North Korea has issued repeated invitations for Xi to visit – including in September to attend its national day celebrations – but in the six years since he was elected president he has yet to accept.
South Korean President Moon Jae-in said in October that Xi was expected to visit Pyongyang “soon”, and after Kim made his fourth visit to China this month, the timing might finally be right.
“Xi’s visit is more likely this year as it is the 70th anniversary of the establishment of diplomatic ties between North Korea and China,” the source said.
The last Chinese president to visit Pyongyang was Xi’s predecessor, Hu Jintao, in 2005. Xi visited North Korea in 2008, but only as a vice-president.
The second parliamentary source said Xi’s visit may be timed to coincide with the Day of the Sun holiday on April 15, one of the most important dates on the North Korean calendar when people celebrate the birth of Kim Il-sung, the nation’s founding father.
That date would make sense, as the “North Koreans would want to use Xi’s state visit for domestic propaganda, to further praise Kim’s diplomatic achievements”, the person said.
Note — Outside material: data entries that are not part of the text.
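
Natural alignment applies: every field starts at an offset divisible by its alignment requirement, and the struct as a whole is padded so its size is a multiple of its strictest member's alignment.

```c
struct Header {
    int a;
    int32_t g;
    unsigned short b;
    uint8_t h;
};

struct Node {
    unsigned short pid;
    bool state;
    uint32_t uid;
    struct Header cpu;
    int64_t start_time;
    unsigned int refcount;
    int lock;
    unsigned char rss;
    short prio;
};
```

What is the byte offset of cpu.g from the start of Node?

Header: a at 0 (size 4, align 4) → ends 4; g at 4 (size 4, align 4) → ends 8; b at 8 (size 2, align 2) → ends 10; h at 10 (size 1, align 1) → ends 11; tail pad 1 to reach multiple of 4; total 12 bytes, alignment 4
pid at 0 (size 2, align 2) → ends 2
state at 2 (size 1, align 1) → ends 3
pad 1 to align 4 for uid
uid at 4 (size 4, align 4) → ends 8
cpu at 8 (size 12, align 4) → ends 20
within Header: g at 4
8 + 4 = 12

12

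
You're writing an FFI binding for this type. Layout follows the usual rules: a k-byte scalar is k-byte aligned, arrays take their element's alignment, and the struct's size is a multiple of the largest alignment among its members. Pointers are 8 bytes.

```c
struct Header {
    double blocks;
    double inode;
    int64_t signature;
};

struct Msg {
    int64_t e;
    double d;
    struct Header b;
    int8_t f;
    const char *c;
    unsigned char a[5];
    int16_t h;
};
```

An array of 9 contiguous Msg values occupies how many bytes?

576

Header: 0..8  blocks  (8B, 8-aligned); 8..16  inode  (8B, 8-aligned); 16..24  signature  (8B, 8-aligned); sizeof = 24, alignof = 8
0..8  e  (8B, 8-aligned)
8..16  d  (8B, 8-aligned)
16..40  b  (24B, 8-aligned)
40..41  f  (1B, 1-aligned)
41..48  -- padding (7B)
48..56  c  (8B, 8-aligned)
56..61  a  (5B, 1-aligned)
61..62  -- padding (1B)
62..64  h  (2B, 2-aligned)
sizeof = 64, alignof = 8
array of 9: 9 × 64 = 576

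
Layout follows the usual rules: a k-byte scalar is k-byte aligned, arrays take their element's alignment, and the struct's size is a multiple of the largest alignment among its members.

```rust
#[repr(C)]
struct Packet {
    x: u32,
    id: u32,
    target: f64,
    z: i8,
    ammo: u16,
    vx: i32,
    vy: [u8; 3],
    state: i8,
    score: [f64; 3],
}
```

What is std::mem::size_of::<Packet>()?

56 bytes

0..4  x  (4B, 4-aligned)
4..8  id  (4B, 4-aligned)
8..16  target  (8B, 8-aligned)
16..17  z  (1B, 1-aligned)
17..18  -- padding (1B)
18..20  ammo  (2B, 2-aligned)
20..24  vx  (4B, 4-aligned)
24..27  vy  (3B, 1-aligned)
27..28  state  (1B, 1-aligned)
28..32  -- padding (4B)
32..56  score  (24B, 8-aligned)
sizeof = 56, alignof = 8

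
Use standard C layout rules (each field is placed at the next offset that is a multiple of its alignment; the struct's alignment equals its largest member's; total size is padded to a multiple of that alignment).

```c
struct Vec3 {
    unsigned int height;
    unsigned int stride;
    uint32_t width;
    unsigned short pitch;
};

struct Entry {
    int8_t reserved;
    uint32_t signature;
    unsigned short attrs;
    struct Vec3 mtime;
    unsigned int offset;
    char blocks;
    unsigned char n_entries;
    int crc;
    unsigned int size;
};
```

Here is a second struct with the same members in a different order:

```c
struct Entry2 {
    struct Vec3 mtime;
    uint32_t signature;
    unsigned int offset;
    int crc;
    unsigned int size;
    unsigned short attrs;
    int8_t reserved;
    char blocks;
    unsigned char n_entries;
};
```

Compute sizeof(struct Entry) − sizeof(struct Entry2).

Vec3: @0: height [4B, align 4] → 4; @4: stride [4B, align 4] → 8; @8: width [4B, align 4] → 12; @12: pitch [2B, align 2] → 14; +2 tail pad (align 4); size 16, align 4
@0: reserved [1B, align 1] → 1
+3 pad (align 4)
@4: signature [4B, align 4] → 8
@8: attrs [2B, align 2] → 10
+2 pad (align 4)
@12: mtime [16B, align 4] → 28
@28: offset [4B, align 4] → 32
@32: blocks [1B, align 1] → 33
@33: n_entries [1B, align 1] → 34
+2 pad (align 4)
@36: crc [4B, align 4] → 40
@40: size [4B, align 4] → 44
size 44, align 4
— Entry2 —
@0: mtime [16B, align 4] → 16
@16: signature [4B, align 4] → 20
@20: offset [4B, align 4] → 24
@24: crc [4B, align 4] → 28
@28: size [4B, align 4] → 32
@32: attrs [2B, align 2] → 34
@34: reserved [1B, align 1] → 35
@35: blocks [1B, align 1] → 36
@36: n_entries [1B, align 1] → 37
+3 tail pad (align 4)
size 40, align 4
44 − 40 = 4

4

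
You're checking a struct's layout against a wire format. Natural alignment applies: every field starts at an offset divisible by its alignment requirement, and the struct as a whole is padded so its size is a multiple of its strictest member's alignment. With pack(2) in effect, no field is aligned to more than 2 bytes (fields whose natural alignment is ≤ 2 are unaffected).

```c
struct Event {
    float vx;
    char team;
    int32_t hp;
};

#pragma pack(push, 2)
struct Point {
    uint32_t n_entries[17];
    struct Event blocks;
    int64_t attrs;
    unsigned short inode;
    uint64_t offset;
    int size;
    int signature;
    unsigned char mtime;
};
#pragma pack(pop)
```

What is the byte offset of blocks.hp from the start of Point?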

The sources’ predictions are in line with comments made by South Korea’s former prime minister Lee Hae-chan who said on Friday that Xi was likely to visit South Korea in May after visiting Pyongyang in April.
“A summit between China and North Korea, followed by a second US-North Korea summit and the inter-Korean summit will foster peace in northeast Asia,” he said.
A second meeting between Kim and US President Donald Trump has been on the cards for some time, although an exact date has yet to be announced.
However, Chinese sources briefed on the arrangement told the Post that the meeting would be held in Vietnam. Kim and Trump met for the first time on June 12 last year in Singapore.
Officials from South Korea’s foreign affairs ministry were quoted by local media on Thursday as saying that Singapore and Vietnam had been shortlisted to host the second summit.
Meanwhile, Trump told reporters at the White House last week that the two sides were “negotiating a location” for the second summit and that a final announcement would be made “in the not too distant future”.
While the Chinese sources did not offer a likely date for the second Trump-Kim summit, it is possible that the North Korean leader’s visit to Beijing was a precursor to it.
Kim’s second visit to Beijing came about a month before his Singapore meeting with Trump, and observers suggested he used it to maximise his bargaining power in his negotiations with the US president. Kim returned to Beijing a week after the historic talks, probably to debrief Xi.
Lee said on Sunday that he expected the second Trump-Kim summit to take place next month.
Despite the speculation as to when the meeting might take place, many analysts remain sceptical as to what it can actually achieve.
“The summit is supposed to break the deadlock, but it won’t be easy,” said Zhang Baohui, professor of political science and director of the Centre for Asian-Pacific Studies at Lingnan University in Hong Kong. “The mistrust between them is so deep that neither is willing to make a unilateral move. They are trapped in a quagmire.”
Zhang said that Beijing might also try to use Xi’s visit to Pyongyang as a way to show Washington how the US and China need to work together on certain international issues.
“[China] could use the occasion to demonstrate its continuing relevance in the Korean peninsula issue,” he said. “Beijing wants Trump to see China as a useful partner, rather than a strategic competitor.”